When I was preparing to climb Everest I looked into the statistics to inform my preparation, and I came across a paper in Biology Letters (2007) called “Effects of age and gender on success and death of mountaineers on Mount Everest” by Huey, Salisbury, Wang and Mao.
https://royalsocietypublishing.org/doi/10.1098/rsbl.2007.0317
This is what they said about gender:
“We found that women and men have similar odds of summiting, death overall and death during descent.”
Age was a different matter. Summiting Everest becomes steadily more difficult after the age of 40, and death rates increase quite significantly over the age of 60.
“On Everest, youth and vigour trump age and experience.”
If we look at the statistics from Everest, up to and including summits in 2018, we see that the number of women on Everest (and the proportion) is increasing each decade.

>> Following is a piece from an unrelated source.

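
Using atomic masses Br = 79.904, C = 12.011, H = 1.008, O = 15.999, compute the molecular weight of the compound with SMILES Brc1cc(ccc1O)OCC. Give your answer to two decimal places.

Molecular formula: C8H9BrO2.
M = 1×79.904 + 8×12.011 + 9×1.008 + 2×15.999 = 217.06 g/mol.

217.06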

Yet over all the successful Everest climbs over 65 years, women have made not even 7% of summits.
If we look at individual climbers, irrespective of the number of times they have summited, to date just over 10% of the individuals who have summited Everest have been female. Women are still very much in the minority.
years | women summits | total summits | % women |
1953-1989 | 9 | 284 | 3.2 |
1990-1999 | 46 | 884 | 5.2 |
2000-2009 | 199 | 3423 | 5.8 |
2010-2018 | 355 | 4568 | 7.8 |
totals | 609 | 9159 | 6.7% |
totals (different summiteers) | 5294 | 548 | 10.3% |
But perhaps it’s encouraging for women to know that – as the stats show – women are no different to men when it comes to climbing Everest. Perhaps this is because Everest requires more mental strength than brute, physical strength.
I hope you enjoy this short film of my own Everest experience, as one of the (growing!) 10%.
Video: Mount Everest – an icon of human exploration and adventure – is mostly the arena of men. Just over 10% of all Everest summiteers are women, fewer if you include the Sherpas. This is the story of one woman’s adventure to the top of the world, and why it meant so much to her.